You might be asking yourself, “Why is transparency so important to millennials?”


The reason lies behind millennial’s passion for corporate social responsibility. At the core of the corporate social-responsibility model, companies have an obligation to act in ways that promote society’s well-being. A job to a millennial isn’t just something you put your time into and then leave. Millennials view their job as an extension of themselves and a way to make the world a better place. Think about it. Millennials grew up in a world plagued with bad things. They were old enough to remember witnessing 9/11, the 2008 recession and the debt crisis, to name a few. As a result of being exposed to these terrible events, millennials want to do their part to make the world a better place. One way to contribute to the well-being of society is to make sure the individuals and corporation’s millennials are working for are transparent with the public.


The next question you might ask yourself, “How do I ensure that I am transparent with my employees?”

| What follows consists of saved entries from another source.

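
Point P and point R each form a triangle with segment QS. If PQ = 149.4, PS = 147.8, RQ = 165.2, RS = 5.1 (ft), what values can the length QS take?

160.1 < QS < 170.3

From triangle PQS: |149.4 − 147.8| < QS < 149.4 + 147.8, i.e. 1.6 < QS < 297.2.
From triangle RQS: 160.1 < QS < 170.3.
Both must hold, so QS lies in the intersection.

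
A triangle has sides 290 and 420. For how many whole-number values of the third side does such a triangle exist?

The third side lies in the open interval (130, 710).
Integers from 131 to 709 inclusive: 709 − 131 + 1 = 579.

579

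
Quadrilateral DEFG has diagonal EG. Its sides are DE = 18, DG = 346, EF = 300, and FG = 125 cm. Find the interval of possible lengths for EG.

328 < EG < 364

From triangle DEG: |18 − 346| < EG < 18 + 346, i.e. 328 < EG < 364.
From triangle FEG: 175 < EG < 425.
Both must hold, so EG lies in the intersection.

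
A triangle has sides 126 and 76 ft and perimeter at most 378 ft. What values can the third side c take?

50 < c ≤ 176 ft

Triangle inequality alone gives 50 < c < 202.
The perimeter condition gives c ≤ 378 − 126 − 76 = 176.
Intersecting the two: 50 < c ≤ 176.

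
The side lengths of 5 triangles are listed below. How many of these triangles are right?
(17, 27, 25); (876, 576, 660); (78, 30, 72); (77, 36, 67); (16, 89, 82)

(17,27,25): 17²+25² = 914 > 729 = 27² → acute
(876,576,660): 576²+660² = 767376 = 876² → right
(78,30,72): 30²+72² = 6084 = 78² → right
(77,36,67): 36²+67² = 5785 < 5929 = 77² → obtuse
(16,89,82): 16²+82² = 6980 < 7921 = 89² → obtuse
2 of the 5 are right.

2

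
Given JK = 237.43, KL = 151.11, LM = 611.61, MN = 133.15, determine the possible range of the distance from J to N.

The maximum is all hops collinear in one direction: 237.43 + 151.11 + 611.61 + 133.15 = 1133.30.
The longest hop is 611.61; the others sum to 521.69. Folding the others back against it leaves at least 611.61 − 521.69 = 89.92.

89.92 ≤ JN ≤ 1133.30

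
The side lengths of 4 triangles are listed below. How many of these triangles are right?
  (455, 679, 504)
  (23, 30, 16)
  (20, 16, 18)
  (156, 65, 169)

2

(455,679,504): 455²+504² = 461041 = 679² → right
(23,30,16): 16²+23² = 785 < 900 = 30² → obtuse
(20,16,18): 16²+18² = 580 > 400 = 20² → acute
(156,65,169): 65²+156² = 28561 = 169² → right
2 of the 4 are right.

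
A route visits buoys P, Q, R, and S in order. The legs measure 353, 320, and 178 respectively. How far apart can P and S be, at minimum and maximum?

0 ≤ PS ≤ 851

The maximum is all hops collinear in one direction: 353 + 320 + 178 = 851.
The longest hop is 353; the others sum to 498. Since 353 ≤ 498, the path can fold back on itself completely, so the minimum distance is 0.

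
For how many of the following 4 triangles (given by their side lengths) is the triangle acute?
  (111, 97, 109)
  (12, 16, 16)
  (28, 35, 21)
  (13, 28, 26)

(111,97,109): 97²+109² = 21290 > 12321 = 111² → acute
(12,16,16): 12²+16² = 400 > 256 = 16² → acute
(28,35,21): 21²+28² = 1225 = 35² → right
(13,28,26): 13²+26² = 845 > 784 = 28² → acute
3 of the 4 are acute.

3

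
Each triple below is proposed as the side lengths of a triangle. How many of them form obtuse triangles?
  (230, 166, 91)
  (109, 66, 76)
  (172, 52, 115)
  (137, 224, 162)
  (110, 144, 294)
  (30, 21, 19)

(230,166,91): 91²+166² = 35837 < 52900 = 230² → obtuse
(109,66,76): 66²+76² = 10132 < 11881 = 109² → obtuse
(172,52,115): 52+115 ≤ 172, not a triangle
(137,224,162): 137²+162² = 45013 < 50176 = 224² → obtuse
(110,144,294): 110+144 ≤ 294, not a triangle
(30,21,19): 19²+21² = 802 < 900 = 30² → obtuse
4 of the 6 are obtuse.

4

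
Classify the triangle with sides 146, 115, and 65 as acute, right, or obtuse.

obtuse

Compare the square of the longest side to the sum of squares of the other two: 65² + 115² = 17450 < 21316 = 146².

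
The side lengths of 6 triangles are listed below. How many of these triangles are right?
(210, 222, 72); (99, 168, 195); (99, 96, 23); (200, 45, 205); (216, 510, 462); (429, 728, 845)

5

(210,222,72): 72²+210² = 49284 = 222² → right
(99,168,195): 99²+168² = 38025 = 195² → right
(99,96,23): 23²+96² = 9745 < 9801 = 99² → obtuse
(200,45,205): 45²+200² = 42025 = 205² → right
(216,510,462): 216²+462² = 260100 = 510² → right
(429,728,845): 429²+728² = 714025 = 845² → right
5 of the 6 are right.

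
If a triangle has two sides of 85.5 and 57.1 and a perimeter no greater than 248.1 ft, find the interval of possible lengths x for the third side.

28.4 < x ≤ 105.5 ft

Triangle inequality alone gives 28.4 < x < 142.6.
The perimeter condition gives x ≤ 248.1 − 85.5 − 57.1 = 105.5.
Intersecting the two: 28.4 < x ≤ 105.5.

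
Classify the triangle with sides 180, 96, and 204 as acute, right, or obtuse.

Compare the square of the longest side to the sum of squares of the other two: 96² + 180² = 41616 = 204².

right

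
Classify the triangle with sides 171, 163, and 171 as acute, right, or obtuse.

Compare the square of the longest side to the sum of squares of the other two: 163² + 171² = 55810 > 29241 = 171².

acute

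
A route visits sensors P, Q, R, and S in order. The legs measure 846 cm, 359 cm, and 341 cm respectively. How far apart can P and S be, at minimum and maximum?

The maximum is all hops collinear in one direction: 846 + 359 + 341 = 1546.
The longest hop is 846; the others sum to 700. Folding the others back against it leaves at least 846 − 700 = 146.

146 ≤ PS ≤ 1546 cm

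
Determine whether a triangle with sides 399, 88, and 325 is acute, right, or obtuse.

Compare the square of the longest side to the sum of squares of the other two: 88² + 325² = 113369 < 159201 = 399².

obtuse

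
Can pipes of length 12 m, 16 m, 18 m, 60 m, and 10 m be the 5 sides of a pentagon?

For a pentagon, each side must be shorter than the sum of the others.
Here the longest side is 60, but the remaining 4 sides sum to only 56.

No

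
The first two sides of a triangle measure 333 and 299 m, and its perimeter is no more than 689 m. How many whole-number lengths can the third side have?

23

Triangle inequality: 34 < x < 632. Perimeter ≤ 689 gives x ≤ 689 − 333 − 299 = 57.
So 34 < x ≤ 57; integers 35 through 57: 23 values.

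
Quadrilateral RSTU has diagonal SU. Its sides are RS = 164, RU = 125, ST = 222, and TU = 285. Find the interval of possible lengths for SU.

63 < SU < 289

From triangle RSU: |164 − 125| < SU < 164 + 125, i.e. 39 < SU < 289.
From triangle TSU: 63 < SU < 507.
Both must hold, so SU lies in the intersection.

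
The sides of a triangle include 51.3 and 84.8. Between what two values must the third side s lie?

By the triangle inequality, s must be less than 51.3 + 84.8 = 136.1 and greater than |51.3 − 84.8| = 33.5.

33.5 < s < 136.1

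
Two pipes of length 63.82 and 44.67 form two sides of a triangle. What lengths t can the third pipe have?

19.15 < t < 108.49

By the triangle inequality, t must be less than 63.82 + 44.67 = 108.49 and greater than |63.82 − 44.67| = 19.15.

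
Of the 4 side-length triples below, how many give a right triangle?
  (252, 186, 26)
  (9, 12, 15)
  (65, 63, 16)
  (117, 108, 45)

(252,186,26): 26+186 ≤ 252, not a triangle
(9,12,15): 9²+12² = 225 = 15² → right
(65,63,16): 16²+63² = 4225 = 65² → right
(117,108,45): 45²+108² = 13689 = 117² → right
3 of the 4 are right.

3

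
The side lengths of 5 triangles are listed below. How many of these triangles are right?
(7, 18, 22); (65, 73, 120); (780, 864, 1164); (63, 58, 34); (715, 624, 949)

2

(7,18,22): 7²+18² = 373 < 484 = 22² → obtuse
(65,73,120): 65²+73² = 9554 < 14400 = 120² → obtuse
(780,864,1164): 780²+864² = 1354896 = 1164² → right
(63,58,34): 34²+58² = 4520 > 3969 = 63² → acute
(715,624,949): 624²+715² = 900601 = 949² → right
2 of the 5 are right.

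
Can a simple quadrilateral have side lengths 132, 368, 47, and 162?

No

For a quadrilateral, each side must be shorter than the sum of the others.
Here the longest side is 368, but the remaining 3 sides sum to only 341.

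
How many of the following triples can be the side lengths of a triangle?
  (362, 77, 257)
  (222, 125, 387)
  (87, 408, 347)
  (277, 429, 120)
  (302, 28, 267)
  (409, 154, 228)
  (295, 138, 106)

1

(77,257,362): 77+257 ≤ 362 → not valid
(125,222,387): 125+222 ≤ 387 → not valid
(87,347,408): 87+347 > 408 → valid
(120,277,429): 120+277 ≤ 429 → not valid
(28,267,302): 28+267 ≤ 302 → not valid
(154,228,409): 154+228 ≤ 409 → not valid
(106,138,295): 106+138 ≤ 295 → not valid
1 of the 7 triples forms a triangle.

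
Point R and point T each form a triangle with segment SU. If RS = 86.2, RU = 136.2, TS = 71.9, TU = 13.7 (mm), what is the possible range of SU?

58.2 < SU < 85.6

From triangle RSU: |86.2 − 136.2| < SU < 86.2 + 136.2, i.e. 50.0 < SU < 222.4.
From triangle TSU: 58.2 < SU < 85.6.
Both must hold, so SU lies in the intersection.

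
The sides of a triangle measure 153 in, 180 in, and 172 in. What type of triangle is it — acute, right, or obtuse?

acute

Compare the square of the longest side to the sum of squares of the other two: 153² + 172² = 52993 > 32400 = 180².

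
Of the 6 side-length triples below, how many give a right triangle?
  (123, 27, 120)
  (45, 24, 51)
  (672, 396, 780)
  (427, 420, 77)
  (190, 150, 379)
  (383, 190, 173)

4

(123,27,120): 27²+120² = 15129 = 123² → right
(45,24,51): 24²+45² = 2601 = 51² → right
(672,396,780): 396²+672² = 608400 = 780² → right
(427,420,77): 77²+420² = 182329 = 427² → right
(190,150,379): 150+190 ≤ 379, not a triangle
(383,190,173): 173+190 ≤ 383, not a triangle
4 of the 6 are right.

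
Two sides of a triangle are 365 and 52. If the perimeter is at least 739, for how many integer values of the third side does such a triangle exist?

95

Triangle inequality: 313 < x < 417. Perimeter ≥ 739 gives x ≥ 739 − 365 − 52 = 322.
So 322 ≤ x < 417; integers 322 through 416: 95 values.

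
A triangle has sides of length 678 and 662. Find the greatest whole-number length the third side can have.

The third side must be strictly less than 678 + 662 = 1340.
The largest integer below 1340 is 1339.

1339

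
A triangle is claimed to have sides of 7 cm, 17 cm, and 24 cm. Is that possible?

The two shorter sides sum to 24, exactly equal to the longest side 24.
That gives only a degenerate (flat) triangle — the inequality must be strict.

No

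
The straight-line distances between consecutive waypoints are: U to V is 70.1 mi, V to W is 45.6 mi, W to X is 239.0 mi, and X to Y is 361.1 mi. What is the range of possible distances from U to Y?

The maximum is all hops collinear in one direction: 70.1 + 45.6 + 239.0 + 361.1 = 715.8.
The longest hop is 361.1; the others sum to 354.7. Folding the others back against it leaves at least 361.1 − 354.7 = 6.4.

6.4 ≤ UY ≤ 715.8 mi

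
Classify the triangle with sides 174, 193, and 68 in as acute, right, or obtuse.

obtuse

Compare the square of the longest side to the sum of squares of the other two: 68² + 174² = 34900 < 37249 = 193².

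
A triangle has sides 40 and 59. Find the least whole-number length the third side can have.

The third side must be strictly greater than |40 − 59| = 19.
The smallest integer above 19 is 20.

20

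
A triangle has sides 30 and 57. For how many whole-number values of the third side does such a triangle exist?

The third side lies in the open interval (27, 87).
Integers from 28 to 86 inclusive: 86 − 28 + 1 = 59.

59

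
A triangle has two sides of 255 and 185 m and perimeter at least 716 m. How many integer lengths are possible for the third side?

Triangle inequality: 70 < x < 440. Perimeter ≥ 716 gives x ≥ 716 − 255 − 185 = 276.
So 276 ≤ x < 440; integers 276 through 439: 164 values.

164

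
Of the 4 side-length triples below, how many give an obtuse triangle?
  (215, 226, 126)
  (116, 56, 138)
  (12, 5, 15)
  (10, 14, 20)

3

(215,226,126): 126²+215² = 62101 > 51076 = 226² → acute
(116,56,138): 56²+116² = 16592 < 19044 = 138² → obtuse
(12,5,15): 5²+12² = 169 < 225 = 15² → obtuse
(10,14,20): 10²+14² = 296 < 400 = 20² → obtuse
3 of the 4 are obtuse.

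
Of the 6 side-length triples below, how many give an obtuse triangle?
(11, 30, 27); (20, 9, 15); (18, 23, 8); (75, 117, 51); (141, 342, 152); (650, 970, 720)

(11,30,27): 11²+27² = 850 < 900 = 30² → obtuse
(20,9,15): 9²+15² = 306 < 400 = 20² → obtuse
(18,23,8): 8²+18² = 388 < 529 = 23² → obtuse
(75,117,51): 51²+75² = 8226 < 13689 = 117² → obtuse
(141,342,152): 141+152 ≤ 342, not a triangle
(650,970,720): 650²+720² = 940900 = 970² → right
4 of the 6 are obtuse.

4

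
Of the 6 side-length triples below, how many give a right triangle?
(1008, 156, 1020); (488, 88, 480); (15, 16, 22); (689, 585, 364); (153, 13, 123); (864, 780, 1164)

(1008,156,1020): 156²+1008² = 1040400 = 1020² → right
(488,88,480): 88²+480² = 238144 = 488² → right
(15,16,22): 15²+16² = 481 < 484 = 22² → obtuse
(689,585,364): 364²+585² = 474721 = 689² → right
(153,13,123): 13+123 ≤ 153, not a triangle
(864,780,1164): 780²+864² = 1354896 = 1164² → right
4 of the 6 are right.

4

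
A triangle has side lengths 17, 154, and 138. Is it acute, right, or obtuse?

Compare the square of the longest side to the sum of squares of the other two: 17² + 138² = 19333 < 23716 = 154².

obtuse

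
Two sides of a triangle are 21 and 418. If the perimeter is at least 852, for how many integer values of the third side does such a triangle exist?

Triangle inequality: 397 < x < 439. Perimeter ≥ 852 gives x ≥ 852 − 21 − 418 = 413.
So 413 ≤ x < 439; integers 413 through 438: 26 values.

26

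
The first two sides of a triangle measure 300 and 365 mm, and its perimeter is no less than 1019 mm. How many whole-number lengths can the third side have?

Triangle inequality: 65 < x < 665. Perimeter ≥ 1019 gives x ≥ 1019 − 300 − 365 = 354.
So 354 ≤ x < 665; integers 354 through 664: 311 values.

311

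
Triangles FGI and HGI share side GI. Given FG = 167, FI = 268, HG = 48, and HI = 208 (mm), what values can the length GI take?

160 < GI < 256

From triangle FGI: |167 − 268| < GI < 167 + 268, i.e. 101 < GI < 435.
From triangle HGI: 160 < GI < 256.
Both must hold, so GI lies in the intersection.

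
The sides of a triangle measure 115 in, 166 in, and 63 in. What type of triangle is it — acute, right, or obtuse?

obtuse

Compare the square of the longest side to the sum of squares of the other two: 63² + 115² = 17194 < 27556 = 166².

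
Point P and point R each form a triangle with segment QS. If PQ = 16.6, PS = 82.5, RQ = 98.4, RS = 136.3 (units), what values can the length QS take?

65.9 < QS < 99.1

From triangle PQS: |16.6 − 82.5| < QS < 16.6 + 82.5, i.e. 65.9 < QS < 99.1.
From triangle RQS: 37.9 < QS < 234.7.
Both must hold, so QS lies in the intersection.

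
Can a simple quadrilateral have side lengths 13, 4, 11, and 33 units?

For a quadrilateral, each side must be shorter than the sum of the others.
Here the longest side is 33, but the remaining 3 sides sum to only 28.

No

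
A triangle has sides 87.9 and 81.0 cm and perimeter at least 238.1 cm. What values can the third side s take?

69.2 ≤ s < 168.9

Triangle inequality alone gives 6.9 < s < 168.9.
The perimeter condition gives s ≥ 238.1 − 87.9 − 81.0 = 69.2.
Intersecting the two: 69.2 ≤ s < 168.9.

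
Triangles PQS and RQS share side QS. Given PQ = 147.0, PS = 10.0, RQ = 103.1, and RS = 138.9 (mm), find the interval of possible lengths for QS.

From triangle PQS: |147.0 − 10.0| < QS < 147.0 + 10.0, i.e. 137.0 < QS < 157.0.
From triangle RQS: 35.8 < QS < 242.0.
Both must hold, so QS lies in the intersection.

137.0 < QS < 157.0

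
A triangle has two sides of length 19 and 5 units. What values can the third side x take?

14 < x < 24

By the triangle inequality, x must be less than 19 + 5 = 24 and greater than |19 − 5| = 14.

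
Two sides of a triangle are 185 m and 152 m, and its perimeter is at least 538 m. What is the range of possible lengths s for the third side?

201 ≤ s < 337 m

Triangle inequality alone gives 33 < s < 337.
The perimeter condition gives s ≥ 538 − 185 − 152 = 201.
Intersecting the two: 201 ≤ s < 337.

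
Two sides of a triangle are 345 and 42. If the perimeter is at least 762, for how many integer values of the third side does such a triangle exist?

12

Triangle inequality: 303 < x < 387. Perimeter ≥ 762 gives x ≥ 762 − 345 − 42 = 375.
So 375 ≤ x < 387; integers 375 through 386: 12 values.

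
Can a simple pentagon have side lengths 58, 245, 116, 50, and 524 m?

For a pentagon, each side must be shorter than the sum of the others.
Here the longest side is 524, but the remaining 4 sides sum to only 469.

No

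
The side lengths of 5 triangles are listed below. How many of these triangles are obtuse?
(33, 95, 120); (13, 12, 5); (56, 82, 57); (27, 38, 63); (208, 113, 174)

4

(33,95,120): 33²+95² = 10114 < 14400 = 120² → obtuse
(13,12,5): 5²+12² = 169 = 13² → right
(56,82,57): 56²+57² = 6385 < 6724 = 82² → obtuse
(27,38,63): 27²+38² = 2173 < 3969 = 63² → obtuse
(208,113,174): 113²+174² = 43045 < 43264 = 208² → obtuse
4 of the 5 are obtuse.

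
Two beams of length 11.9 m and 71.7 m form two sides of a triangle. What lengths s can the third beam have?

By the triangle inequality, s must be less than 11.9 + 71.7 = 83.6 and greater than |11.9 − 71.7| = 59.8.

59.8 < s < 83.6 (m)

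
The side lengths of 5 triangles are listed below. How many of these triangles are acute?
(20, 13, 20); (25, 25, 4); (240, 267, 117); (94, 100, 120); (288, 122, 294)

(20,13,20): 13²+20² = 569 > 400 = 20² → acute
(25,25,4): 4²+25² = 641 > 625 = 25² → acute
(240,267,117): 117²+240² = 71289 = 267² → right
(94,100,120): 94²+100² = 18836 > 14400 = 120² → acute
(288,122,294): 122²+288² = 97828 > 86436 = 294² → acute
4 of the 5 are acute.

4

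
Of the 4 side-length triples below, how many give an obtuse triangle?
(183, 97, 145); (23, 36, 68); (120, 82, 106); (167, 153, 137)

(183,97,145): 97²+145² = 30434 < 33489 = 183² → obtuse
(23,36,68): 23+36 ≤ 68, not a triangle
(120,82,106): 82²+106² = 17960 > 14400 = 120² → acute
(167,153,137): 137²+153² = 42178 > 27889 = 167² → acute
1 of the 4 is obtuse.

1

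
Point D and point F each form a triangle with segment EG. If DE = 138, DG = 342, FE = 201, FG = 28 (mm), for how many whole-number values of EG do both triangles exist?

24

From triangle DEG: 204 < EG < 480.
From triangle FEG: 173 < EG < 229.
Intersection: 204 < EG < 229, so integers 205 through 228: 24 values.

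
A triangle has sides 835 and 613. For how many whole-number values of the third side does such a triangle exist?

The third side lies in the open interval (222, 1448).
Integers from 223 to 1447 inclusive: 1447 − 223 + 1 = 1225.

1225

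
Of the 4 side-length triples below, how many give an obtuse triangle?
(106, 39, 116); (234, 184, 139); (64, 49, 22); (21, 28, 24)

(106,39,116): 39²+106² = 12757 < 13456 = 116² → obtuse
(234,184,139): 139²+184² = 53177 < 54756 = 234² → obtuse
(64,49,22): 22²+49² = 2885 < 4096 = 64² → obtuse
(21,28,24): 21²+24² = 1017 > 784 = 28² → acute
3 of the 4 are obtuse.

3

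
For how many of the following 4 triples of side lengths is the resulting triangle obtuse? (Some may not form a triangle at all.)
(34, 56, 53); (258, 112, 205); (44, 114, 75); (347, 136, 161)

(34,56,53): 34²+53² = 3965 > 3136 = 56² → acute
(258,112,205): 112²+205² = 54569 < 66564 = 258² → obtuse
(44,114,75): 44²+75² = 7561 < 12996 = 114² → obtuse
(347,136,161): 136+161 ≤ 347, not a triangle
2 of the 4 are obtuse.

2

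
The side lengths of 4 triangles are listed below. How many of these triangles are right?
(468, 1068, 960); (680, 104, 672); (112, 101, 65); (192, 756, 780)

3

(468,1068,960): 468²+960² = 1140624 = 1068² → right
(680,104,672): 104²+672² = 462400 = 680² → right
(112,101,65): 65²+101² = 14426 > 12544 = 112² → acute
(192,756,780): 192²+756² = 608400 = 780² → right
3 of the 4 are right.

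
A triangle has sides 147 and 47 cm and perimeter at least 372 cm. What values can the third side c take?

Triangle inequality alone gives 100 < c < 194.
The perimeter condition gives c ≥ 372 − 147 − 47 = 178.
Intersecting the two: 178 ≤ c < 194.

178 ≤ c < 194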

The answer comes down to your organization’s culture. What does your company value? Do you live by these values? Are you open and honest with your employees? If you have a hard time answering these questions, you most likely have a hard time attracting millennials to work for your organization. One of the most critical factors that determine your company’s transparency is the culture that it pushes. If your organization promotes questionable values or your workforce doesn’t live up to the values written on the walls, millennials perceive the organization as not being transparent. This can prove to be extremely detrimental to your organization. According to the same study mentioned above, 75% of millennials said they would leave their job to take another if the other company was more transparent.


Transparency doesn’t just apply to culture. It also applies to communication, especially about your employee’s benefits. One way to increase the transparency of your company’s benefits is to have a knowledgeable and trusted human resources team. Is your HR team fit to handle complicated claim issues? Is your HR team well-versed in benefit terminology? Can your HR team explain the ins and outs of the industry? Having an HR team that can describe your organization’s benefits package thoroughly and accurately increases your organization’s transparency. This increase has a trickle-down effect that will lead to more millennials staying loyal to your organization for an extended time.


The bottom line is this: if you want millennials to work for you, treat others the way you would like to be treated. Be open and honest when communicating, never hesitate to offer a helping hand, and contribute positively to society. If your organization embraces these values, you will have an easier time finding and keeping employees who are millennials.